No, there’s still competition. Samsung and Intel are trying, but are just significantly behind. So leading the competition by this wide of a margin means that you can charge more, and customers decide whether they want to pay way more money for a better product now, whether they’re going to wait for the price to drop, or whether they’ll stick with an older, cheaper node.
And a lot of that will depend on the degree to which their customers can pass on increased costs to their own customers. During this current AI bubble, maybe some of those can. Will those manufacturing desktop CPUs or mobile SoCs be as willing to spend? Maybe not as much.
Or, if the AI hype machine crashes, so will the hardware demand, at which point TSMC might see reduced demand for their latest and greatest node.

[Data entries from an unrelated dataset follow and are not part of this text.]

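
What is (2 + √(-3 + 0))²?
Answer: (2 + I*√3)² ≈ 1.0 + 6.9282*I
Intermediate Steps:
(2 + √(-3 + 0))² = (2 + √(-3))² = (2 + I*√3)²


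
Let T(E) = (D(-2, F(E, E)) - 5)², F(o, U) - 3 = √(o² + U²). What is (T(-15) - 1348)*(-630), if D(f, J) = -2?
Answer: 818370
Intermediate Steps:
F(o, U) = 3 + √(U² + o²) (F(o, U) = 3 + √(o² + U²) = 3 + √(U² + o²))
T(E) = 49 (T(E) = (-2 - 5)² = (-7)² = 49)
(T(-15) - 1348)*(-630) = (49 - 1348)*(-630) = -1299*(-630) = 818370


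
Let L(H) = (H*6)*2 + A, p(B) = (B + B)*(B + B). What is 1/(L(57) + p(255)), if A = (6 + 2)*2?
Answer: 1/260800 ≈ 3.8344e-6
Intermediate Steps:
p(B) = 4*B² (p(B) = (2*B)*(2*B) = 4*B²)
A = 16 (A = 8*2 = 16)
L(H) = 16 + 12*H (L(H) = (H*6)*2 + 16 = (6*H)*2 + 16 = 12*H + 16 = 16 + 12*H)
1/(L(57) + p(255)) = 1/((16 + 12*57) + 4*255²) = 1/((16 + 684) + 4*65025) = 1/(700 + 260100) = 1/260800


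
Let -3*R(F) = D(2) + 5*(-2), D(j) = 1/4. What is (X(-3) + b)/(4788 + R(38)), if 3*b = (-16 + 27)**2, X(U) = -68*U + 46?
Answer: 3484/57495 ≈ 0.060597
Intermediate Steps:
D(j) = 1/4
X(U) = 46 - 68*U
b = 121/3 (b = (-16 + 27)**2/3 = (1/3)*11**2 = (1/3)*121 = 121/3 ≈ 40.333)
R(F) = 13/4 (R(F) = -(1/4 + 5*(-2))/3 = -(1/4 - 10)/3 = -1/3*(-39/4) = 13/4)
(X(-3) + b)/(4788 + R(38)) = ((46 - 68*(-3)) + 121/3)/(4788 + 13/4) = ((46 + 204) + 121/3)/(19165/4) = (250 + 121/3)*(4/19165) = (871/3)*(4/19165) = 3484/57495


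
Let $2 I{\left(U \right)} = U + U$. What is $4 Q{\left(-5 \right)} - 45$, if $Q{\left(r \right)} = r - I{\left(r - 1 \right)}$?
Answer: $-41$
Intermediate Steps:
$I{\left(U \right)} = U$ ($I{\left(U \right)} = \frac{U + U}{2} = \frac{2 U}{2} = U$)
$Q{\left(r \right)} = 1$ ($Q{\left(r \right)} = r - \left(r - 1\right) = r - \left(-1 + r\right) = 1$)
$4 Q{\left(-5 \right)} - 45 = 4 \cdot 1 - 45 = 4 - 45 = -41$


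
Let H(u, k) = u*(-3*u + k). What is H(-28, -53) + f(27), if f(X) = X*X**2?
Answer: 18815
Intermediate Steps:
H(u, k) = u*(k - 3*u)
f(X) = X**3
H(-28, -53) + f(27) = -28*(-53 - 3*(-28)) + 27**3 = -28*(-53 + 84) + 19683 = -28*31 + 19683 = -868 + 19683 = 18815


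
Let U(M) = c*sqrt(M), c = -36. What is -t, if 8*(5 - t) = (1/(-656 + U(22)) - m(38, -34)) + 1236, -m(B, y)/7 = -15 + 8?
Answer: 28805717/200912 + 9*sqrt(22)/803648 ≈ 143.37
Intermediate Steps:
U(M) = -36*sqrt(M)
m(B, y) = 49 (m(B, y) = -7*(-15 + 8) = -7*(-7) = 49)
t = -1147/8 - 1/(8*(-656 - 36*sqrt(22))) (t = 5 - ((1/(-656 - 36*sqrt(22)) - 1*49) + 1236)/8 = 5 - ((1/(-656 - 36*sqrt(22)) - 49) + 1236)/8 = 5 - ((-49 + 1/(-656 - 36*sqrt(22))) + 1236)/8 = 5 - (1187 + 1/(-656 - 36*sqrt(22)))/8 = 5 + (-1187/8 - 1/(8*(-656 - 36*sqrt(22)))) = -1147/8 - 1/(8*(-656 - 36*sqrt(22))) ≈ -143.37)
-t = -(-28805717/200912 - 9*sqrt(22)/803648) = 28805717/200912 + 9*sqrt(22)/803648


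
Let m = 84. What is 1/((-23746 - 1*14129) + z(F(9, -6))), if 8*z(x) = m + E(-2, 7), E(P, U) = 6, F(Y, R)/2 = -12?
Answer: -4/151455 ≈ -2.6410e-5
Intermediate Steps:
F(Y, R) = -24 (F(Y, R) = 2*(-12) = -24)
z(x) = 45/4 (z(x) = (84 + 6)/8 = (⅛)*90 = 45/4)
1/((-23746 - 1*14129) + z(F(9, -6))) = 1/((-23746 - 1*14129) + 45/4) = 1/((-23746 - 14129) + 45/4) = 1/(-37875 + 45/4) = 1/(-151455/4) = -4/151455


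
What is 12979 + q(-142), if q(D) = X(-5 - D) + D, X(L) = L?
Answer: 12974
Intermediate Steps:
q(D) = -5 (q(D) = (-5 - D) + D = -5)
12979 + q(-142) = 12979 - 5 = 12974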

empireOfLove2@lemmy.dbzer0.com 1 month ago
It’s both lack of competition and the end of Moores law. We’ve effectively reached the end of silicon gate sizes and the tooling complexity required to keep shrinking process nodes and increase transistor density is increasing exponentially, so semiconducters no longer get cheaper… and it’s starting to push these cutting edge nodes outside of economic viability for consumer products. I’m sure TSMC is taking a very healthy profit cut for sure but the absolute magic they have to work to have 2nm work at all is beginning to be too much.

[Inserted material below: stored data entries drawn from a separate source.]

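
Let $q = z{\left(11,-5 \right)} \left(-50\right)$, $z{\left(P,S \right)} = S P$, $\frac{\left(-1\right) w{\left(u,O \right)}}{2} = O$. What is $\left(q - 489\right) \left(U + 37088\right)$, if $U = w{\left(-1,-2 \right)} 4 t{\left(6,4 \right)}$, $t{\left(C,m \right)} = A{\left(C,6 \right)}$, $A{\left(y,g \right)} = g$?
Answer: $84073024$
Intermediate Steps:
$t{\left(C,m \right)} = 6$
$w{\left(u,O \right)} = - 2 O$
$z{\left(P,S \right)} = P S$
$q = 2750$ ($q = 11 \left(-5\right) \left(-50\right) = \left(-55\right) \left(-50\right) = 2750$)
$U = 96$ ($U = \left(-2\right) \left(-2\right) 4 \cdot 6 = 4 \cdot 4 \cdot 6 = 16 \cdot 6 = 96$)
$\left(q - 489\right) \left(U + 37088\right) = \left(2750 - 489\right) \left(96 + 37088\right) = 2261 \cdot 37184 = 84073024$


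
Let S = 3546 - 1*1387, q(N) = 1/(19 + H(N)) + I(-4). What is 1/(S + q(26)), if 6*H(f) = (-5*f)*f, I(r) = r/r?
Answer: 1633/3527277 ≈ 0.00046296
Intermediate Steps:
I(r) = 1
H(f) = -5*f²/6 (H(f) = ((-5*f)*f)/6 = (-5*f²)/6 = -5*f²/6)
q(N) = 1 + 1/(19 - 5*N²/6) (q(N) = 1/(19 - 5*N²/6) + 1 = 1 + 1/(19 - 5*N²/6))
S = 2159 (S = 3546 - 1387 = 2159)
1/(S + q(26)) = 1/(2159 + 5*(-24 + 26²)/(-114 + 5*26²)) = 1/(2159 + 5*(-24 + 676)/(-114 + 5*676)) = 1/(2159 + 5*652/(-114 + 3380)) = 1/(2159 + 5*652/3266) = 1/(2159 + 5*(1/3266)*652) = 1/(2159 + 1630/1633) = 1/(3527277/1633) = 1633/3527277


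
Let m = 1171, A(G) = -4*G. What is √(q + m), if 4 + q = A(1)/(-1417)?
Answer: √2343212131/1417 ≈ 34.161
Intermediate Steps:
q = -5664/1417 (q = -4 - 4*1/(-1417) = -4 - 4*(-1/1417) = -4 + 4/1417 = -5664/1417 ≈ -3.9972)
√(q + m) = √(-5664/1417 + 1171) = √(1653643/1417) = √2343212131/1417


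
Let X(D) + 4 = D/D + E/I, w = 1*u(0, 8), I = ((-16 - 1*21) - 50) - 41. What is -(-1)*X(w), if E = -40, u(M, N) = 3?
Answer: -43/16 ≈ -2.6875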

billiam0202@lemmy.world 1 month ago
I was under the impression that anything under like 10nm was just marketing and doesn’t actually refer to transistor density in any meaningful way?

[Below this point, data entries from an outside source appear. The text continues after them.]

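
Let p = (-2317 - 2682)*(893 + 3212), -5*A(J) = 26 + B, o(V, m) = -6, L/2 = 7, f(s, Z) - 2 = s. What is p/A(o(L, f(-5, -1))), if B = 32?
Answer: 102604475/58 ≈ 1.7690e+6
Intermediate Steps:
f(s, Z) = 2 + s
L = 14 (L = 2*7 = 14)
A(J) = -58/5 (A(J) = -(26 + 32)/5 = -⅕*58 = -58/5)
p = -20520895 (p = -4999*4105 = -20520895)
p/A(o(L, f(-5, -1))) = -20520895/(-58/5) = -20520895*(-5/58) = 102604475/58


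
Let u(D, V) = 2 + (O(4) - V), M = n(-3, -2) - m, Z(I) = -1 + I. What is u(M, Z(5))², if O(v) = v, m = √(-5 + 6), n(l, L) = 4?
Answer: 4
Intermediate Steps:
m = 1 (m = √1 = 1)
M = 3 (M = 4 - 1*1 = 4 - 1 = 3)
u(D, V) = 6 - V (u(D, V) = 2 + (4 - V) = 6 - V)
u(M, Z(5))² = (6 - (-1 + 5))² = (6 - 1*4)² = (6 - 4)² = 2² = 4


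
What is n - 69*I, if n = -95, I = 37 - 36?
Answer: -164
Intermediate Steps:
I = 1
n - 69*I = -95 - 69*1 = -95 - 69 = -164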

avidamoeba@lemmy.ca 1 month ago
It is marketing and it does have meaningful connection to the litho features, but the connection is not absolute. For example Samsung’s 5nm is noticeably more power hungry than TSMC’s 5nm.
sushibowl@feddit.nl 1 month ago
The number has some connection to transistor density, in the sense that a lower number means generally higher density. However there is not any physical feature on the chip that is actually 3nm in length.
This has been true since the late 90s probably.
SirEDCaLot@lemmy.today 1 month ago
It’s been talked about a lot. Lots of people have predicted it.
It does eventually have to end though. And I think even if this isn’t the end, we’re close to the end. At the very least, we’re close to the point of diminishing returns.
Look at the road to here-- We got to the smallest features the wavelength of light could produce (and people said Moore’s Law was dead), so we used funky multilayer masks to make things smaller and Moore lived on. Then we hit the limits of masking and again people said Moore’s Law was dead, so ASML created a whole new kind of light with a narrower wavelength (EUV) and Moore lived on.
But there is a very hard limit that we won’t work around without a serious rethink of how we build chips- the width of the silicon atom. Today’s chips have pathways that are in many cases well under 100 atoms wide. Companies like ASML and TSMC are pulling out all the stops to make things smaller, but we’re getting close to the limit of what’s possible with the current concepts of chip production (using photolithography to etch transistors onto silicon wafers). Not possible like can we do it, but possible like what the laws of physics will let us do.
That’s going to be an interesting change for the industry, it will mean slower growth in processing power. That won’t be a problem for the desktop market as most people only use a fraction of their CPU’s power. It will mean the end of the ‘more efficient chip every year’ improvement for cell phones and mobile devices though.
There will be of course customers calling for more bigger better, and I think that will be served by more and bigger. Chiplets will become more common, complete with higher TDP. That’ll help squeeze more yield out of an expensive wafer as the discarded parts will contain fewer mm^2. Wouldn’t be surprised to see watercooling become more common in high performance workstations, and I expect we’ll start to see more interest in centralized watercooling in the server markets. The most efficient setup I’ve seen so far basically hangs server mainboards on hooks and dunks them in a pool of non-conductive liquid. That might even lead to a rethink of the typical vertical rack setup to something horizontal.
It’s gonna be an interesting next few years…
Crashumbc@lemmy.world 1 month ago
I mean technically moores law has been dead for 15 years. The main reason we went to multi-core was we couldn’t keep up otherwise.
bruhduh@lemmy.world 1 month ago
And now chiplet systems and 3dvcache
Dkarma@lemmy.world 1 month ago
I’m of the opinion that this is why liquid cooling is so important to next gen hw. I think they’re going to start spreading out the chips more and sandwiching them like with the dh200s Nvidia is working on
ColeSloth@discuss.tchncs.de 1 month ago
Liquid cooling has become more needed because processors and gpu’s have become outrageous power hogs. Desktops needing 1,000 watt psu’s is just outrageous.
Crashumbc@lemmy.world 1 month ago
That’s not really true, except at the ultra high end. My 4070 barely draws more than my old 1070. The 4080 draws the same as a 3080 with double the performance.
I would argue water cooling is far less needed today. What has changed is Nvidia selling chips that would have been considered extreme aftermarket overclocking 10 years ago.